# How to have autoconf 2.63



## mathk (Jun 27, 2010)

Hi,

A project require autoconf 2.63.
Is there a way to have it on freebsd.
I can download the source and build it myself but I don't know what can be the consequence regarding the other port.

I am on FreeBSD 8.0 if there is a newer port for the 8.1 beta release I don't mind switching to it but I don't know how to do it.

Thanks for helps


----------



## zeiz (Jun 27, 2010)

You can upgrade to 8.1-RC1 with freebsd-update or switch to 8-STABLE by moving to RELENG_8 (edit sources supfile, usually standard-supfile if not renamed) then rebuild world and kernel from new sources.
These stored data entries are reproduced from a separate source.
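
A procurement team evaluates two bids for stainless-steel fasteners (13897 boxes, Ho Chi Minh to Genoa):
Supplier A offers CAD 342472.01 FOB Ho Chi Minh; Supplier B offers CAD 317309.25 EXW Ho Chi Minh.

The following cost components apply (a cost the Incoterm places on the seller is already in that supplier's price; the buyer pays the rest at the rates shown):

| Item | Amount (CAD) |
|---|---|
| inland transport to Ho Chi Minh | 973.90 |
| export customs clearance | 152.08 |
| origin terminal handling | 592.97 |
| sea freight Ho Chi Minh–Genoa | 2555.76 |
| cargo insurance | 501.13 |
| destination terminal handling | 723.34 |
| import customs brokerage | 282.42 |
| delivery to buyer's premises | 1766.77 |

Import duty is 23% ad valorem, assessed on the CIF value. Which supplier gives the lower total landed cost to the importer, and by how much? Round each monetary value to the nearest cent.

Supplier B is cheaper by CAD 28835.89

Supplier A (FOB):
CIF value = FOB price + freight + insurance = 342472.01 + 2555.76 + 501.13 = 345528.90
Import duty = 345528.90 × 23% = 79471.65
Buyer bears (A): 2555.76 + 501.13 + 723.34 + 282.42 + 1766.77 = 5829.42
Landed cost (A) = invoice 342472.01 + 5829.42 + duty 79471.65 = 427773.08
Supplier B (EXW):
CIF value = EXW price + inland to port + export clearance + origin terminal + freight + insurance = 317309.25 + 973.90 + 152.08 + 592.97 + 2555.76 + 501.13 = 322085.09
Import duty = 322085.09 × 23% = 74079.57
Buyer bears (B): 973.90 + 152.08 + 592.97 + 2555.76 + 501.13 + 723.34 + 282.42 + 1766.77 = 7548.37
Landed cost (B) = invoice 317309.25 + 7548.37 + duty 74079.57 = 398937.19
Difference = |427773.08 − 398937.19| = 28835.89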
I like the second. 
However I just checked 9-CURRENT and I still have autoconf-2.62 there.
Maybe this may help.


----------



## wblock@ (Jun 27, 2010)

zeiz said:
			
		

> However I just checked 9-CURRENT and I still have autoconf-2.62 there.



Well... yes.  There is only one ports tree, regardless of what version of the OS you run.


----------



## chrcol (Jul 3, 2010)

bug the maintainer


----------



## kdemidofff (Jul 3, 2010)

search forums i posted it before how to get it


----------